The resolver is invoked once and cached, so the spec is fetched a single time — not on every chat open. A rejection is not cached: a transient failure simply retries on the next load.

Multiple APIs

const toolset = createYakToolset([
  createRESTToolAdapter({ name: "billing", spec: billingSpec, execute: callBillingApi }),
  createRESTToolAdapter({ name: "catalog", spec: catalogSpec, execute: callCatalogApi }),
]);

Configuration

OptionTypeDescription
namestringTool name suffix — exposed as rest_<name>.
specRecord<string, unknown> | string | (() => Record<string, unknown> | string | Promise<…>)OpenAPI spec — an object, a JSON string, or a resolver returning either (sync or async). Resolved once and cached; use a resolver to fetch the spec lazily.
execute(request: RESTRequest) => unknown | Promise<unknown>Runs the model-authored { method, path, query, body } with your client. Return the result; throw to surface an error.
idstringStable id for diagnostics. Defaults to the tool name.

Auth & transport

Your execute callback owns the request, so the base URL, authentication, retries, and error handling are entirely yours — reuse the same authenticated client the rest of your app already uses. If execute runs in the browser, the API must allow your origin (CORS); to keep the call server-side instead, route it through your backend (e.g. front your API with createNextYakHandler and bridge it via createYakServerAdapter).
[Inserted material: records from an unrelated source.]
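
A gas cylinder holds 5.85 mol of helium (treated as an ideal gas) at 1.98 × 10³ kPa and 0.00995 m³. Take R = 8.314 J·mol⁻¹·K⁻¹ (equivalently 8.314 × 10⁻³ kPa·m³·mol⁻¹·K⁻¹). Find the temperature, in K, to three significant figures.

T ≈ 405 K

PV = nRT ⇒ T = PV/(nR) = (1.98e+03 × 0.00995) / (5.85 × 8.314 × 10⁻³)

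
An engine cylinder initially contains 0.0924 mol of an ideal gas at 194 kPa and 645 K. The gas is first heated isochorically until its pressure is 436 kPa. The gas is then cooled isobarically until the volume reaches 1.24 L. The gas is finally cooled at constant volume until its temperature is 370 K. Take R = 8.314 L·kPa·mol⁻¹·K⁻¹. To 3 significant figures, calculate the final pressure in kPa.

From PV = nRT: V₁ = nRT₁/P₁ = 2.554 L.
V constant ⇒ P ∝ T: V₂ = V₁; T₂ = T₁·(P₂/P₁) = 1450 K.
P constant ⇒ V ∝ T: P₃ = P₂; T₃ = T₂·(V₃/V₂) = 703.8 K.
V constant ⇒ P ∝ T: V₄ = V₃; P₄ = P₃·(T₄/T₃) = 229.2 kPa.

P₄ ≈ 229 kPa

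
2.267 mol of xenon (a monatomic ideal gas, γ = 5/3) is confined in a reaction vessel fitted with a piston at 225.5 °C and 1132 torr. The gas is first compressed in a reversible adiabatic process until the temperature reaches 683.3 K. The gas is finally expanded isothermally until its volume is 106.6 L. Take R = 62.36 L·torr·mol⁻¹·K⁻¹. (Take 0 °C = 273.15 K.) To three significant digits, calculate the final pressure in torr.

Convert: T₁ = 498.6 K.
From PV = nRT: V₁ = nRT₁/P₁ = 62.27 L.
Adiabatic (γ = 5/3), T V^(γ−1) and P V^γ constant: P₂ = P₁·(T₂/T₁)^(γ/(γ−1)) = 2488 torr; V₂ = V₁·(T₁/T₂)^(1/(γ−1)) = 38.82 L.
T constant ⇒ Boyle's law P V = const: T₃ = T₂; P₃ = P₂·(V₂/V₃) = 906.2 torr.

P₃ ≈ 906 torr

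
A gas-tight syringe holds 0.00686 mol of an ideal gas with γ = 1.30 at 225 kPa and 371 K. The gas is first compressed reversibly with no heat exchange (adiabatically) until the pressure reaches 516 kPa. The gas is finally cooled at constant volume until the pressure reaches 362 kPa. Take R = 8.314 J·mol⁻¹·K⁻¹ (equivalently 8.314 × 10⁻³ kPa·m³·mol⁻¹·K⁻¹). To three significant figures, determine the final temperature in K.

T₃ ≈ 315 K

From PV = nRT: V₁ = nRT₁/P₁ = 9.404e-05 m³.
Adiabatic (γ = 1.30), T V^(γ−1) and P V^γ constant: T₂ = T₁·(P₂/P₁)^((γ−1)/γ) = 449.3 K; V₂ = V₁·(P₁/P₂)^(1/γ) = 4.966e-05 m³.
V constant ⇒ P ∝ T: V₃ = V₂; T₃ = T₂·(P₃/P₂) = 315.2 K.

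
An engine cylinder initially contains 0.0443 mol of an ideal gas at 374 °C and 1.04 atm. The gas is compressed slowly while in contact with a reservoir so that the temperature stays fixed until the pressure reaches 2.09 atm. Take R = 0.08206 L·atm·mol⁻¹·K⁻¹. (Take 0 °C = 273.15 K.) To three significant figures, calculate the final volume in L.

Convert: T₁ = 647.1 K.
From PV = nRT: V₁ = nRT₁/P₁ = 2.262 L.
Isothermal, so P V is constant: T₂ = T₁; V₂ = V₁·(P₁/P₂) = 1.126 L.

V₂ ≈ 1.13 L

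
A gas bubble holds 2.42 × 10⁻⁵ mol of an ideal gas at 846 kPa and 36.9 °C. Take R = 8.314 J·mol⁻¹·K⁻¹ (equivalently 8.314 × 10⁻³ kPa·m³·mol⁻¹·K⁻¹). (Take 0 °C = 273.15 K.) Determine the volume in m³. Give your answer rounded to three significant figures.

V ≈ 7.37e-08 m³

Convert: T = 310.05 K.
PV = nRT ⇒ V = nRT/P = (2.42e-05 × 8.314 × 10⁻³ × 310.05) / 846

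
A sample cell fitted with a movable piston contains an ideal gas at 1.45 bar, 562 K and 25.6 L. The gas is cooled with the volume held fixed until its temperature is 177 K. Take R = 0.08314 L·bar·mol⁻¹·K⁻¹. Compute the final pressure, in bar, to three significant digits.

P₂ ≈ 0.457 bar

V constant ⇒ P ∝ T: V₂ = V₁; P₂ = P₁·(T₂/T₁) = 0.4567 bar.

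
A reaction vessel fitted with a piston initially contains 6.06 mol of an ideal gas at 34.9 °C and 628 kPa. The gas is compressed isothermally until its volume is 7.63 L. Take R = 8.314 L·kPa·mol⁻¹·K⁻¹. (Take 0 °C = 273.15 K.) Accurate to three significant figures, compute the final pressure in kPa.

Convert: T₁ = 308.0 K.
From PV = nRT: V₁ = nRT₁/P₁ = 24.71 L.
Isothermal, so P V is constant: T₂ = T₁; P₂ = P₁·(V₁/V₂) = 2034 kPa.

P₂ ≈ 2.03e+03 kPa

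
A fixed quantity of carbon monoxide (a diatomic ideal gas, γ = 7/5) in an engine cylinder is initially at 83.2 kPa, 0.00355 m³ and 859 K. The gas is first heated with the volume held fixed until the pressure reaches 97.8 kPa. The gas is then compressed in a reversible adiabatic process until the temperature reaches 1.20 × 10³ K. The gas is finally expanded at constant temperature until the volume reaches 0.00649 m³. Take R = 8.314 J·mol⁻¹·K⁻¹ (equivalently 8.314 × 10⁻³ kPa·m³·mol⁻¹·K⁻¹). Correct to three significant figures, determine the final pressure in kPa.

P₄ ≈ 63.6 kPa

V constant ⇒ P ∝ T: V₂ = V₁; T₂ = T₁·(P₂/P₁) = 1010 K.
Reversible adiabatic, γ = 7/5: P₃ = P₂·(T₃/T₂)^(γ/(γ−1)) = 179.0 kPa; V₃ = V₂·(T₂/T₃)^(1/(γ−1)) = 0.002306 m³.
T constant ⇒ Boyle's law P V = const: T₄ = T₃; P₄ = P₃·(V₃/V₄) = 63.58 kPa.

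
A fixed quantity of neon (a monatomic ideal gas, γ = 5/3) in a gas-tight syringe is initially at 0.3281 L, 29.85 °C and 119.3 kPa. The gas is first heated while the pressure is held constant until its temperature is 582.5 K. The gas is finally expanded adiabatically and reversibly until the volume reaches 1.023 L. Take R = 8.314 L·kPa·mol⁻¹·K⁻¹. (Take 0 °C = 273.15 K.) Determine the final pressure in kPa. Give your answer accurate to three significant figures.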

Migrating from schemaSources

Earlier versions used getConfig().schemaSources plus an onRESTSchemaCall prop. Replace both with a createRESTToolAdapter composed through createYakToolset (see Quick Start). Your old onRESTSchemaCall handler becomes the adapter's execute callback — same idea (Yak hands you the request, your client runs it), now scoped per adapter and flowing through onToolCall, so useYakToolEvent fires for REST calls too.

Keep the spec focused on the operations you want to expose, and enforce authorization on your API for any write operations.